В России существуют отдельные организации, которые занимаются работой с агрессорами и разрабатывают программы для изменения поведения домашних насильников. Но, как правило, это частные инициативы, никакой единой государственной стратегии по предотвращению домашнего насилия нет.
Кризисный центр «Екатерина» в Свердловской области с 1998 года помогает женщинам и детям, пострадавшим от домашнего насилия. Два года назад директор центра Ольга Селькова разработала программу для мужчин, которые были осуждены за домашнее насилие и находятся либо в колонии, либо на испытательном сроке.

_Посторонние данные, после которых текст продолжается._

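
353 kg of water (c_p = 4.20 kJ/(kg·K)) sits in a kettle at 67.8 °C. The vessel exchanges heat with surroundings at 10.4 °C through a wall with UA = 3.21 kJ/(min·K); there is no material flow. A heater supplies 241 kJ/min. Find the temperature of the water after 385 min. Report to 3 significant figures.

Lumped-capacitance energy balance: M c_p dT/dt = UA(T_amb − T) + Q̇.
dT/dt = (T_ss − T)/τ with T_ss = T_amb + Q̇/UA = 10.4 + 241/3.21 = 85.478 °C, τ = M c_p/UA = 353·4.20/3.21 = 461.87 min.
T approaches T_ss exponentially: T(t) = T_ss + (T₀ − T_ss) e^(−t/τ).
T(385) = 85.478 + (-17.678)·0.43450 = 77.797 °C.

77.8 °C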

«Я собирала информацию буквально по крупинкам, в основном программа построена на модели Дулута (американская программа по предотвращению домашнего насилия, построенная на ключевой роли гендерных установок — прим. Би-би-си). Мы начинаем с того, что помогаем им узнавать свои эмоции, объясняем, на что и почему они злятся», — рассказывает Ольга.

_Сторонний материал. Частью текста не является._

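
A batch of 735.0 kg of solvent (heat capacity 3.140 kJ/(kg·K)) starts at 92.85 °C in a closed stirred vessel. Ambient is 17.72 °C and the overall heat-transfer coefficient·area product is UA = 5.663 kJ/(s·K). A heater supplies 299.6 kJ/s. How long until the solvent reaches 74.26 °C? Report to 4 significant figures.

737.9 s

Energy balance: M c_p dT/dt = −UA(T − T_amb) + Q̇.
τ = M c_p/UA = 407.540 s; T_ss = T_amb + Q̇/UA = 17.72 + 299.6/5.663 = 70.6248 °C.
T(t) = T_ss + (T₀ − T_ss)e^(−t/τ); set T = 74.26:
t = −τ ln[(T − T_ss)/(T₀ − T_ss)] = −407.540 · ln(0.163561) = 737.879 s.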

Программа проводится совместно с главным управлением ФСИН по Свердловской области. Ольга Селькова говорит, что пока аналогов этой программы в стране нет. За два года через нее прошли 39 мужчин.
«У нас была группа убийц. Это реально опасные мужики. Большинство из них в детстве все время колотили родители. Они необразованны, у них огромные пробелы в знаниях. Они не понимают, что такое эмоциональный интеллект. Они и слов-то таких не знают», — говорит Селькова.
Данных о том, во сколько российскому бюджету обходится домашнее насилие, нет. Алена Попова, одна из авторов и сторонников закона о домашнем насилии, который в России пока нет принят, уверена, что если посчитать экономическую составляющую таких преступлений, то она просто зашкаливает.
«Не дать дойти насильнику до красной черты — экономически выгоднее для всех граждан. Временная или постоянная потеря трудоспособности, невозможность женщине содержать себя и детей, падение в нищету — налогоплательщикам намного дешевле остановить агрессора», — убеждена Попова.
В полицейской статистике английского графства Кент упоминается абьюзер, который в течение своей жизни совершил насилие в той или иной форме над 230 женщинами.
«Реабилитация и помощь этим жертвам стоят гораздо дороже, чем изменение поведения одного мужчины. Работать нужно с источником проблемы, а не с ее последствиями», — соглашается Карл Холл.
По итогам 2016-2017 годов, домашнее насилие обошлось британскому бюджету более чем в 66 млрд фунтов в год. Основная часть этих денег ушла на психологическое и физическое восстановление жертв и на возмещение ущерба от потери женщинами работы.
«Женщины, ставшие жертвами домашнего насилия, платят двойную цену. Сначала их бьют, а потом им же приходится искать себе новое жилье, переезжать в другой город, менять или даже терять работу, переводить детей в другой сад или школу, и все это дорого им обходится, в том числе в финансовом плане. Настало время изменить вопрос «Почему она не ушла?» на «Почему он не перестал?» — убеждена Вероника Оакшотт.